I turned, and there on a table, which I hadn’t even seen before, lay

everything I had imagined. No wonder I could smell it! A hungry boy

doesn’t ask where the food comes from–he eats. And so I ate. I ate

until my stomach groaned. Through the sound of my eating I could hear

the laughter of the aged one beside his fire, and my heart leaped

within me at each strangely familiar chuckle.

And when I’d finished and sat drowsing over my plate, he spoke again.

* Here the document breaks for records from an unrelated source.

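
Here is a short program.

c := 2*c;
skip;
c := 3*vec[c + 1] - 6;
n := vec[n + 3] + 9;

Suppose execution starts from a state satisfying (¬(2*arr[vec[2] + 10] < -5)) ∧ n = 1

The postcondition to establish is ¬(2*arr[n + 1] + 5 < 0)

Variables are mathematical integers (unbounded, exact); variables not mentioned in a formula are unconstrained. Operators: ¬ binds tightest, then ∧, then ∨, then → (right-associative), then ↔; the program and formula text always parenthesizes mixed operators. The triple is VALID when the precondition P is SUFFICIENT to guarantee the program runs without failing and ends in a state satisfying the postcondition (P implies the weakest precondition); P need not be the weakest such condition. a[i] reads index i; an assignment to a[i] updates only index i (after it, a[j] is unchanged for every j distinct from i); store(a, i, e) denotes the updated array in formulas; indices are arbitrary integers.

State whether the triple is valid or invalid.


Working backward. After the program, the postcondition ¬(2*arr[n + 1] + 5 < 0) must hold; in canonical form it is ¬(2*arr[n + 1] < -5).
Before n := vec[n + 3] + 9: ¬(2*arr[vec[n + 3] + 10] < -5)
Before c := 3*vec[c + 1] - 6: ¬(2*arr[vec[n + 3] + 10] < -5)
Before skip: ¬(2*arr[vec[n + 3] + 10] < -5)
Before c := 2*c: ¬(2*arr[vec[n + 3] + 10] < -5)
The weakest precondition is ¬(2*arr[vec[n + 3] + 10] < -5).
Check whether (¬(2*arr[vec[2] + 10] < -5)) ∧ n = 1 implies it.
Countermodel: at the initial state arr = {[2] = -3, [4] = -3, [10] = 17422, [15225] = -3, elsewhere -3}, n = 1, vec = {[2] = 0, [4] = 15215, [10] = 15215, [15225] = 15215, elsewhere 15215}, the precondition holds but the weakest precondition fails.
Answer: invalid


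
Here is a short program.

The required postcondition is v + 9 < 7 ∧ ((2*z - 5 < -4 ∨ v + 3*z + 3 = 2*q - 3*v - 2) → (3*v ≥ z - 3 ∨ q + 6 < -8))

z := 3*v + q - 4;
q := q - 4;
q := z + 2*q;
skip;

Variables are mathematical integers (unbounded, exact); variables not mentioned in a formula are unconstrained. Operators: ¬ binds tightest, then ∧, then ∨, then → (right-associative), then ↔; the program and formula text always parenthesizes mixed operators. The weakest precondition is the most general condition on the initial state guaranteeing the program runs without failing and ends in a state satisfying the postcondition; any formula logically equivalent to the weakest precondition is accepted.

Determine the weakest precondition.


Working backward. After the program, the postcondition v + 9 < 7 ∧ ((2*z - 5 < -4 ∨ v + 3*z + 3 = 2*q - 3*v - 2) → (3*v ≥ z - 3 ∨ q + 6 < -8)) must hold; in canonical form it is v < -2 ∧ ((2*z < 1 ∨ 4*v + 3*z = 2*q - 5) → (3*v ≥ z - 3 ∨ q < -14)).
Before skip: v < -2 ∧ ((2*z < 1 ∨ 4*v + 3*z = 2*q - 5) → (3*v ≥ z - 3 ∨ q < -14))
Before q := z + 2*q: v < -2 ∧ ((2*z < 1 ∨ 4*v + z = 4*q - 5) → (3*v ≥ z - 3 ∨ 2*q + z < -14))
Before q := q - 4: v < -2 ∧ ((2*z < 1 ∨ 4*v + z = 4*q - 21) → (3*v ≥ z - 3 ∨ 2*q + z < -6))
Before z := 3*v + q - 4: v < -2 ∧ ((2*q + 6*v < 9 ∨ 7*v = 3*q - 17) → (q ≤ 7 ∨ 3*q + 3*v < -2))
Answer: WP = v < -2 ∧ ((2*q + 6*v < 9 ∨ 7*v = 3*q - 17) → (q ≤ 7 ∨ 3*q + 3*v < -2))


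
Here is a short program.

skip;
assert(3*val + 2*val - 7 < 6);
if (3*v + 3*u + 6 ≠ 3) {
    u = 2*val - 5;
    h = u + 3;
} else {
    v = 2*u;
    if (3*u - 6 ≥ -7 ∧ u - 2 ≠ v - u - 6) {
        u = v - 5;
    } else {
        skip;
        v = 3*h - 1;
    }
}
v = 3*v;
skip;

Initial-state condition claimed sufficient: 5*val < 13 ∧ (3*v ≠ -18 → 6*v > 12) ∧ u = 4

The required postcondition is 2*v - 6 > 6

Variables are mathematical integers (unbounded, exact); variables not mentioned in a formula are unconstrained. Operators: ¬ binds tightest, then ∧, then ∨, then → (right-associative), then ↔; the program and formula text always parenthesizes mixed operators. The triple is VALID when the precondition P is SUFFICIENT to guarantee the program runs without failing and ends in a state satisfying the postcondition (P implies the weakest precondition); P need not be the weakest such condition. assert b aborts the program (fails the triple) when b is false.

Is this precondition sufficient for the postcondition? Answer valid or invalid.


Working backward. After the program, the postcondition 2*v - 6 > 6 must hold; in canonical form it is 2*v > 12.
Before skip: 2*v > 12
Before v := 3*v: 6*v > 12
Then branch requires 6*v > 12; else branch requires (3*u ≥ -1 → 12*u > 12) ∧ ((¬(3*u ≥ -1)) → 18*h > 18).
Before the if: (3*u + 3*v ≠ -3 → 6*v > 12) ∧ ((¬(3*u + 3*v ≠ -3)) → ((3*u ≥ -1 → 12*u > 12) ∧ ((¬(3*u ≥ -1)) → 18*h > 18)))
Before assert 3*val + 2*val - 7 < 6: 5*val < 13 ∧ (3*u + 3*v ≠ -3 → 6*v > 12) ∧ ((¬(3*u + 3*v ≠ -3)) → ((3*u ≥ -1 → 12*u > 12) ∧ ((¬(3*u ≥ -1)) → 18*h > 18)))
Before skip: 5*val < 13 ∧ (3*u + 3*v ≠ -3 → 6*v > 12) ∧ ((¬(3*u + 3*v ≠ -3)) → ((3*u ≥ -1 → 12*u > 12) ∧ ((¬(3*u ≥ -1)) → 18*h > 18)))
The weakest precondition is 5*val < 13 ∧ (3*u + 3*v ≠ -3 → 6*v > 12) ∧ ((¬(3*u + 3*v ≠ -3)) → ((3*u ≥ -1 → 12*u > 12) ∧ ((¬(3*u ≥ -1)) → 18*h > 18))).
Check whether 5*val < 13 ∧ (3*v ≠ -18 → 6*v > 12) ∧ u = 4 implies it.
Countermodel: at the initial state h = 0, u = 4, v = -6, val = 2, the precondition holds but the weakest precondition fails.
Answer: invalid


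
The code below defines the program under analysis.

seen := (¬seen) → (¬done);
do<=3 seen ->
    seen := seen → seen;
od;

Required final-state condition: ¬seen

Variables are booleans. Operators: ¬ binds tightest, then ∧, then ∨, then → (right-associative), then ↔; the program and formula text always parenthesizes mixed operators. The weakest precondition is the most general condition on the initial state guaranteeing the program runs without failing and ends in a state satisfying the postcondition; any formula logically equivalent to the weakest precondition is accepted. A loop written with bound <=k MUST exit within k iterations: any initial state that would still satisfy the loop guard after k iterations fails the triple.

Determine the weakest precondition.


Working backward. After the program, ¬seen must hold.
Before the loop (bound <=3), unroll the exhaustion recursion (WP_0 = exit-now case; WP_j = one more guarded iteration, up to j = 3):
  WP_0: ¬seen
  WP_1: ¬seen
  WP_2: ¬seen
  WP_3: ¬seen
So before the loop: ¬seen
Before seen := (¬seen) → (¬done): ¬((¬seen) → (¬done))
Answer: WP = ¬((¬seen) → (¬done))


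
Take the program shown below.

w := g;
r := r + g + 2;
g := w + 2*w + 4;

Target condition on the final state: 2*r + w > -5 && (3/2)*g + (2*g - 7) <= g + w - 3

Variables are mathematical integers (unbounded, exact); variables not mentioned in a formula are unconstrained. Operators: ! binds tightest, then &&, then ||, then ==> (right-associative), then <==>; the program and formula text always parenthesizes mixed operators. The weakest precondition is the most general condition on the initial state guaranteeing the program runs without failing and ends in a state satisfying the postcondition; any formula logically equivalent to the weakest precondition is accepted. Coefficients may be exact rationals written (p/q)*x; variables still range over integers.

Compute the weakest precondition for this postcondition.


Working backward. After the program, the postcondition 2*r + w > -5 && (3/2)*g + (2*g - 7) <= g + w - 3 must hold; in canonical form it is 2*r + w > -5 && (5/2)*g <= w + 4.
Before g := w + 2*w + 4: 2*r + w > -5 && (13/2)*w <= -6
Before r := r + g + 2: 2*g + 2*r + w > -9 && (13/2)*w <= -6
Before w := g: 3*g + 2*r > -9 && (13/2)*g <= -6
Answer: WP = 3*g + 2*r > -9 && (13/2)*g <= -6


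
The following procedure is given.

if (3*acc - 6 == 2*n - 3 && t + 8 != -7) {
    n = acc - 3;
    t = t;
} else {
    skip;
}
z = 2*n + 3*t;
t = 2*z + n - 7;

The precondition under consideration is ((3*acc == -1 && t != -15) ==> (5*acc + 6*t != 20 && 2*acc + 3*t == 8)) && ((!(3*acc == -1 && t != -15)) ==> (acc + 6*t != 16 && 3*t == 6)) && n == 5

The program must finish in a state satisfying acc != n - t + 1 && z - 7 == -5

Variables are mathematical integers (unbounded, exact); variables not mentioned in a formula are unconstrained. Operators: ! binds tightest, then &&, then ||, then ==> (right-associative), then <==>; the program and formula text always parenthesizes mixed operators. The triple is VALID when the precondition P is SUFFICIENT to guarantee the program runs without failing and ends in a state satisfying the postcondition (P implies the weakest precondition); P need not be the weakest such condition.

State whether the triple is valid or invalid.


Working backward. After the program, the postcondition acc != n - t + 1 && z - 7 == -5 must hold; in canonical form it is acc + t != n + 1 && z == 2.
Before t := 2*z + n - 7: acc + 2*z != 8 && z == 2
Before z := 2*n + 3*t: acc + 4*n + 6*t != 8 && 2*n + 3*t == 2
Then branch requires 5*acc + 6*t != 20 && 2*acc + 3*t == 8; else branch requires acc + 4*n + 6*t != 8 && 2*n + 3*t == 2.
Before the if: ((3*acc == 2*n + 3 && t != -15) ==> (5*acc + 6*t != 20 && 2*acc + 3*t == 8)) && ((!(3*acc == 2*n + 3 && t != -15)) ==> (acc + 4*n + 6*t != 8 && 2*n + 3*t == 2))
The weakest precondition is ((3*acc == 2*n + 3 && t != -15) ==> (5*acc + 6*t != 20 && 2*acc + 3*t == 8)) && ((!(3*acc == 2*n + 3 && t != -15)) ==> (acc + 4*n + 6*t != 8 && 2*n + 3*t == 2)).
Check whether ((3*acc == -1 && t != -15) ==> (5*acc + 6*t != 20 && 2*acc + 3*t == 8)) && ((!(3*acc == -1 && t != -15)) ==> (acc + 6*t != 16 && 3*t == 6)) && n == 5 implies it.
Countermodel: at the initial state acc = 5, n = 5, t = 2, the precondition holds but the weakest precondition fails.
Answer: invalid


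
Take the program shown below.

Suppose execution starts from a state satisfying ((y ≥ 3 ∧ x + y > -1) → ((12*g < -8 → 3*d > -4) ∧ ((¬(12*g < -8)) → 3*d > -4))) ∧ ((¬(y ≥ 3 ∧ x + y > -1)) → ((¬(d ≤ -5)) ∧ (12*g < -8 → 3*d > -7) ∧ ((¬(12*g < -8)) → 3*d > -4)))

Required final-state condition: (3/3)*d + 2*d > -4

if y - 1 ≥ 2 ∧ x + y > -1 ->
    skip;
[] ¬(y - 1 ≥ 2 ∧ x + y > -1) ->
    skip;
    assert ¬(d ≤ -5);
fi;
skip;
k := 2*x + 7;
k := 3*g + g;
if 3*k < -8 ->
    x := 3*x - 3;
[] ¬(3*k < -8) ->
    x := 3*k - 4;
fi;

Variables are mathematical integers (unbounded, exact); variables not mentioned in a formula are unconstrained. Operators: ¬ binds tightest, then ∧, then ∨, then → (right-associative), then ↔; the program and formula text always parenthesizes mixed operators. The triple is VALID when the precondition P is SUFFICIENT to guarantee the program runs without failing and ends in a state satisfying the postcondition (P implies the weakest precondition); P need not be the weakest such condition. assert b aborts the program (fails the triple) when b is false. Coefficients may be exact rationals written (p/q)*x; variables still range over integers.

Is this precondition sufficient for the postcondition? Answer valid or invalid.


Working backward. After the program, the postcondition (3/3)*d + 2*d > -4 must hold; in canonical form it is 3*d > -4.
Then branch requires 3*d > -4; else branch requires 3*d > -4.
Before the if: (3*k < -8 → 3*d > -4) ∧ ((¬(3*k < -8)) → 3*d > -4)
Before k := 3*g + g: (12*g < -8 → 3*d > -4) ∧ ((¬(12*g < -8)) → 3*d > -4)
Before k := 2*x + 7: (12*g < -8 → 3*d > -4) ∧ ((¬(12*g < -8)) → 3*d > -4)
Before skip: (12*g < -8 → 3*d > -4) ∧ ((¬(12*g < -8)) → 3*d > -4)
Then branch requires (12*g < -8 → 3*d > -4) ∧ ((¬(12*g < -8)) → 3*d > -4); else branch requires (¬(d ≤ -5)) ∧ (12*g < -8 → 3*d > -4) ∧ ((¬(12*g < -8)) → 3*d > -4).
Before the if: ((y ≥ 3 ∧ x + y > -1) → ((12*g < -8 → 3*d > -4) ∧ ((¬(12*g < -8)) → 3*d > -4))) ∧ ((¬(y ≥ 3 ∧ x + y > -1)) → ((¬(d ≤ -5)) ∧ (12*g < -8 → 3*d > -4) ∧ ((¬(12*g < -8)) → 3*d > -4)))
The weakest precondition is ((y ≥ 3 ∧ x + y > -1) → ((12*g < -8 → 3*d > -4) ∧ ((¬(12*g < -8)) → 3*d > -4))) ∧ ((¬(y ≥ 3 ∧ x + y > -1)) → ((¬(d ≤ -5)) ∧ (12*g < -8 → 3*d > -4) ∧ ((¬(12*g < -8)) → 3*d > -4))).
Check whether ((y ≥ 3 ∧ x + y > -1) → ((12*g < -8 → 3*d > -4) ∧ ((¬(12*g < -8)) → 3*d > -4))) ∧ ((¬(y ≥ 3 ∧ x + y > -1)) → ((¬(d ≤ -5)) ∧ (12*g < -8 → 3*d > -7) ∧ ((¬(12*g < -8)) → 3*d > -4))) implies it.
Countermodel: at the initial state d = -2, g = -1, x = -2, y = 2, the precondition holds but the weakest precondition fails.
Answer: invalid


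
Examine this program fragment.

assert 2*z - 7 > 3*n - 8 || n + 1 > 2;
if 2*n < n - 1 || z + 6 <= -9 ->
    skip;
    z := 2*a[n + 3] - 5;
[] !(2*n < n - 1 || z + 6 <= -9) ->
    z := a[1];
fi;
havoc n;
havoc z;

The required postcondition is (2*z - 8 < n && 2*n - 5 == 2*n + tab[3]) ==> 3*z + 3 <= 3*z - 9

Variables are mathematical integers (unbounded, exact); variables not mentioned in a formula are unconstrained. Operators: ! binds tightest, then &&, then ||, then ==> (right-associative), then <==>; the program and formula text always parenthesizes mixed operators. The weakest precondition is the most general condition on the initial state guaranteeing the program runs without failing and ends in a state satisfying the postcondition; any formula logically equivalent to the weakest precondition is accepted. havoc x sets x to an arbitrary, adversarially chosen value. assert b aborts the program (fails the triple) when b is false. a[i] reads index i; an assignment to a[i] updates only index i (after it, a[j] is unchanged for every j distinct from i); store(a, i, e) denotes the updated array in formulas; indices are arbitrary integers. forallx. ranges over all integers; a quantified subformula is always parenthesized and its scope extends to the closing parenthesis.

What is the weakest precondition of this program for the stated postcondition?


Working backward. After the program, the postcondition (2*z - 8 < n && 2*n - 5 == 2*n + tab[3]) ==> 3*z + 3 <= 3*z - 9 must hold; in canonical form it is !(2*z < n + 8 && tab[3] == -5).
Before havoc z: forall z_1. (!(2*z_1 < n + 8 && tab[3] == -5))
Before havoc n: forall n_1. (forall z_1. (!(2*z_1 < n_1 + 8 && tab[3] == -5)))
Then branch requires forall n_1. (forall z_1. (!(2*z_1 < n_1 + 8 && tab[3] == -5))); else branch requires forall n_1. (forall z_1. (!(2*z_1 < n_1 + 8 && tab[3] == -5))).
Before the if: ((n < -1 || z <= -15) ==> (forall n_1. (forall z_1. (!(2*z_1 < n_1 + 8 && tab[3] == -5))))) && ((!(n < -1 || z <= -15)) ==> (forall n_1. (forall z_1. (!(2*z_1 < n_1 + 8 && tab[3] == -5)))))
Before assert 2*z - 7 > 3*n - 8 || n + 1 > 2: (2*z > 3*n - 1 || n > 1) && ((n < -1 || z <= -15) ==> (forall n_1. (forall z_1. (!(2*z_1 < n_1 + 8 && tab[3] == -5))))) && ((!(n < -1 || z <= -15)) ==> (forall n_1. (forall z_1. (!(2*z_1 < n_1 + 8 && tab[3] == -5)))))
Answer: WP = (2*z > 3*n - 1 || n > 1) && ((n < -1 || z <= -15) ==> (forall n_1. (forall z_1. (!(2*z_1 < n_1 + 8 && tab[3] == -5))))) && ((!(n < -1 || z <= -15)) ==> (forall n_1. (forall z_1. (!(2*z_1 < n_1 + 8 && tab[3] == -5)))))


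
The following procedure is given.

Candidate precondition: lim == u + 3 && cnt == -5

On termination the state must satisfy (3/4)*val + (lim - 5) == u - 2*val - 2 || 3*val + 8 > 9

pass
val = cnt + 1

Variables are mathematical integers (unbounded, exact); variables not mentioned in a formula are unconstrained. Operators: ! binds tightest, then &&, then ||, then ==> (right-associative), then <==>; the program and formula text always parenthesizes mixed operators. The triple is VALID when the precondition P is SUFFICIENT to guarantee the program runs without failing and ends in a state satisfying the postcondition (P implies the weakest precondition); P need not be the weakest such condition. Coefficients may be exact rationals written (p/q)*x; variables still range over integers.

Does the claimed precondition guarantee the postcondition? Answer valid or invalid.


Working backward. After the program, the postcondition (3/4)*val + (lim - 5) == u - 2*val - 2 || 3*val + 8 > 9 must hold; in canonical form it is lim + (11/4)*val == u + 3 || 3*val > 1.
Before val := cnt + 1: (11/4)*cnt + lim == u + 1/4 || 3*cnt > -2
Before skip: (11/4)*cnt + lim == u + 1/4 || 3*cnt > -2
The weakest precondition is (11/4)*cnt + lim == u + 1/4 || 3*cnt > -2.
Check whether lim == u + 3 && cnt == -5 implies it.
Countermodel: at the initial state cnt = -5, lim = 0, u = -3, the precondition holds but the weakest precondition fails.
Answer: invalid


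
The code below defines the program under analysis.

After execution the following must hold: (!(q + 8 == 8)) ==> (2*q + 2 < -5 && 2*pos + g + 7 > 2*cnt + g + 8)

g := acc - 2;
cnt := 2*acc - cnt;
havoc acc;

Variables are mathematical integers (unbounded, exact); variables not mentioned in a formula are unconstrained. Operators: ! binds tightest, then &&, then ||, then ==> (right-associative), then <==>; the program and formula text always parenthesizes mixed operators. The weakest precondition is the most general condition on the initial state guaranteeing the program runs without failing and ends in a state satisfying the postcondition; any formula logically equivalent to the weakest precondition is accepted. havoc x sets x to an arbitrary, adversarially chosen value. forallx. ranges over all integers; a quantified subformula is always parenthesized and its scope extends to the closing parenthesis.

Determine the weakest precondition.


Working backward. After the program, the postcondition (!(q + 8 == 8)) ==> (2*q + 2 < -5 && 2*pos + g + 7 > 2*cnt + g + 8) must hold; in canonical form it is (!(q == 0)) ==> (2*q < -7 && 2*pos > 2*cnt + 1).
Before havoc acc: (!(q == 0)) ==> (2*q < -7 && 2*pos > 2*cnt + 1)
Before cnt := 2*acc - cnt: (!(q == 0)) ==> (2*q < -7 && 2*cnt + 2*pos > 4*acc + 1)
Before g := acc - 2: (!(q == 0)) ==> (2*q < -7 && 2*cnt + 2*pos > 4*acc + 1)
Answer: WP = (!(q == 0)) ==> (2*q < -7 && 2*cnt + 2*pos > 4*acc + 1)


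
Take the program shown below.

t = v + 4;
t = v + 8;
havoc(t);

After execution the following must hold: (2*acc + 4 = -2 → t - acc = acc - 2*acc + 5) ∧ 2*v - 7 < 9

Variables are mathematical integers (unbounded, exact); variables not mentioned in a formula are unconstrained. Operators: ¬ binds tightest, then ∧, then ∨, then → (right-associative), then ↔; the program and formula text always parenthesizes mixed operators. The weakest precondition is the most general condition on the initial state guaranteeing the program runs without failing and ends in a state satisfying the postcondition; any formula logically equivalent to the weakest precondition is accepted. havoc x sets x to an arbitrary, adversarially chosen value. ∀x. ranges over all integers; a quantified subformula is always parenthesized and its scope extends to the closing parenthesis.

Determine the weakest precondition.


Working backward. After the program, the postcondition (2*acc + 4 = -2 → t - acc = acc - 2*acc + 5) ∧ 2*v - 7 < 9 must hold; in canonical form it is (2*acc = -6 → t = 5) ∧ 2*v < 16.
Before havoc t: ∀t_1. ((2*acc = -6 → t_1 = 5) ∧ 2*v < 16)
Before t := v + 8: ∀t_1. ((2*acc = -6 → t_1 = 5) ∧ 2*v < 16)
Before t := v + 4: ∀t_1. ((2*acc = -6 → t_1 = 5) ∧ 2*v < 16)
Answer: WP = ∀t_1. ((2*acc = -6 → t_1 = 5) ∧ 2*v < 16)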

“Wilt thou sleep now, boy?”

“A corner, Master,” I said.

“A little out-of-the-way place by the fire, if it isn’t too much

trouble.”

He pointed.

“Sleep there, boy,” he said, and all at once I saw a bed that I had no

more seen than I had the table–a great bed with huge pillows and

comforters of softest down. I smiled my thanks and crept into the bed,

and, because I was young and very tired, I fell asleep almost at once

without even stopping to think about how very strange all of this had

been.

But in my sleep I knew that he who had brought me in out of the storm

and fed me and cared for me was watching through the long, snowy night,

and I slept even more securely in the comforting warmth of his care.

CHAPTER TWO

that began my servitude. At first the tasks my Master set me to were

simple ones–“Sweep the floor,”

“Fetch some firewood,” “Wash the windows”–that sort of thing. I

suppose I should have been suspicious about many of them. I could have

sworn that there hadn’t been a speck of dust anywhere when I first

mounted to his tower room, and, as I think I mentioned earlier, the

fire burning in his fireplace didn’t seem to need fuel. It was almost

as if he were somehow making work for me to do.